Сидели в широченной кабине «Гитлера» у дверок, а между нами еще добрый метр. Как только я начинал сокращать это расстояние, Люся сразу распахивала дверцу и с легким цокотом ставила на подножку свои аккуратные «танкетки». Я считался неробким парнем — четыре года самостоятельной жизни что-то значили, — однако так и не смог преодолеть тот проклятый метр в кабине «Гитлера».
Поняв, что не все берется напором и смелостью, я уже не воевал за пространство между мною и Люсей, а только держал ее за руку и говорил, говорил.
Все забыл: забыл, о чем мы говорили, забыл ее лицо, глаза, волосы… Но до сих пор помню ее руки, не по-девичьи твердые, крепкие и сильные, помню налитые и в то же время нежные щеки.
И еще помню свои ощущения.
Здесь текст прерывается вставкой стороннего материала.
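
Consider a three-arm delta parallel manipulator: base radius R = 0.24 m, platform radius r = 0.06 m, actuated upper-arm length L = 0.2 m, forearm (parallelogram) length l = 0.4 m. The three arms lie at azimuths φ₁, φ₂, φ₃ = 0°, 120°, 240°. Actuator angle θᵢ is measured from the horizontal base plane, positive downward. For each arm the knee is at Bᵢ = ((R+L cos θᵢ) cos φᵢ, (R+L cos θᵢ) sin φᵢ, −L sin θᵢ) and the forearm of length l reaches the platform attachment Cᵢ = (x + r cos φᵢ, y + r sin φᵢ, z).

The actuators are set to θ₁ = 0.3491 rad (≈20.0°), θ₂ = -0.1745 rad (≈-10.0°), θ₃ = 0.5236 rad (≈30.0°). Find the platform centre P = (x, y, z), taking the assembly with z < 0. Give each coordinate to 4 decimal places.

centre 1 = (0.3679·cos0.0°, 0.3679·sin0.0°, -0.0684) = (0.3679, 0.0000, -0.0684)
φ2=120.0°: virtual centre (-0.1885, 0.3265, 0.0347), radius l
arm 3 at φ=240.0°: e+L cos θ3 = 0.3532;  centre 3 = (-0.1766, -0.3059, -0.1000)
eliminate P² terms by subtracting sphere 1 from 2 and 3
[-1.1128 0.6529 0.2063]·P = 0.0032;  [-1.0891 -0.6118 -0.0632]·P = -0.0053
Cramer: x(z) = 0.0011+0.0610z;  y(z) = 0.0068-0.2119z
into |P−centre ₁|² = l²: 1.0486z² + 0.0892z + -0.0207 = 0;  Δ = 0.0947;  z = -0.1892 or 0.1042 → z<0 root = -0.1892
x = -0.0105, y = 0.0469

(-0.0105, 0.0469, -0.1892)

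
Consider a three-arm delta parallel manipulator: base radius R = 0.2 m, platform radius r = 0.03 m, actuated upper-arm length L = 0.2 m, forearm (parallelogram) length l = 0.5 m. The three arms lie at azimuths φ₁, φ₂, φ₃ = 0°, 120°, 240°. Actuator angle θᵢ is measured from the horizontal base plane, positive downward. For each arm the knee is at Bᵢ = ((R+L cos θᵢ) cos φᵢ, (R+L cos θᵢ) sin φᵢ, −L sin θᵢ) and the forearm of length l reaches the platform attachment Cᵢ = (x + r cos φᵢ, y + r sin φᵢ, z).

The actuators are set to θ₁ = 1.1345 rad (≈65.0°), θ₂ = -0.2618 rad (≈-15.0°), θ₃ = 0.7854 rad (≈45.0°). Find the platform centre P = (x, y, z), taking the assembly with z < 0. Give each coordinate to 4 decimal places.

arm 1 at φ=0.0°: ρ1 = 0.2545;  centre 1 = (0.2545, 0.0000, -0.1813)
φ2=120.0°: virtual centre (-0.1816, 0.3145, 0.0518), radius l
φ3=240.0°: virtual centre (-0.1557, -0.2697, -0.1414), radius l
eliminate P² terms by subtracting sphere 1 from 2 and 3
linear system: -0.8722x+0.6291y = 0.0369−0.4661z; -0.8205x+-0.5394y = 0.0193−0.0797z
det = 0.9866;  x = -0.0325+0.3056z,  y = 0.0136+-0.3171z
sphere 1 gives Az²+Bz+C=0 with A=1.1940, B=0.1784, C=-0.1346;  B²−4AC=0.6745;  roots -0.4186, 0.2692;  negative root z = -0.4186
x = -0.1605, y = 0.1464

(-0.1605, 0.1464, -0.4186)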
Их дольше всего хранит моя память.
Иду по парку, и острый запах свежескошенной травы вдруг возвращает меня в детство…
Бабушка подняла меня с постели, сунула в руки узелок с завтраком для деда. Он косит за речкой, и я, ежась от утренней прохлады, бегу по мокрой холодной траве. Это было так давно, что я уже забыл тот случай и, наверно, никогда бы о нем не вспомнил, если бы не дурманящий запах свежескошенной травы. Ко мне приходит, казалось, навсегда забытое.
Мы и просидели-то с Люсей, может, час, а может, полтора. Я держал ее руку, а когда захлопали в доме двери и начали выходить шофер, Егорыч и хозяин, я рванулся к Люсе, неловко поцеловал ее куда-то возле уха, она тоже на мгновение прижалась ко мне и выскочила из кабины.
Выскочила и растаяла в синеватой дымке нарождающегося утра…
Потом, когда мы поехали, я долго ощущал благодарное чувство встречи с девушкой родниковой чистоты, от соприкосновения с которой сам становишься и чище и значительнее. Хотелось все время благодарить ее не словами, а тем все понимающим взглядом, каким посмотрели друг на друга, когда в доме распахнулась дверь и мы поняли, что расстаемся; хотелось сказать спасибо за то, что она удержала меня на той черте в кабине-рубке грузовика и наша близость не исчерпалась, а осталась в нас и вот теперь разлилась в сладостное чувство ожидания новой встречи, которая будет неведомо когда, но будет обязательно…
Этими чувствами я жил все утро. Мы приехали в колхоз, постояли у правления, потом двинулись в поле, начали метать сено из стожков в кузов «Гитлера». Вся работа будто шла в прорву, как-то мимо меня. Сначала я со стога кидал навильники вниз, в кузов, потом подавал сено вверх, слышал голоса Егорыча, шофера, что-то им отвечал, но все это происходило с кем-то другим, а я плавал в той синеватой дымке утра и улыбался славной девушке.
А неугомонный Егорыч все кричал и кричал нам сверху:
— Киньте, ребятки, вот тот пластик сенца. Киньте!
Рядом со мною, засыпанный трухою сена, сердито взмахивал вилами шофер.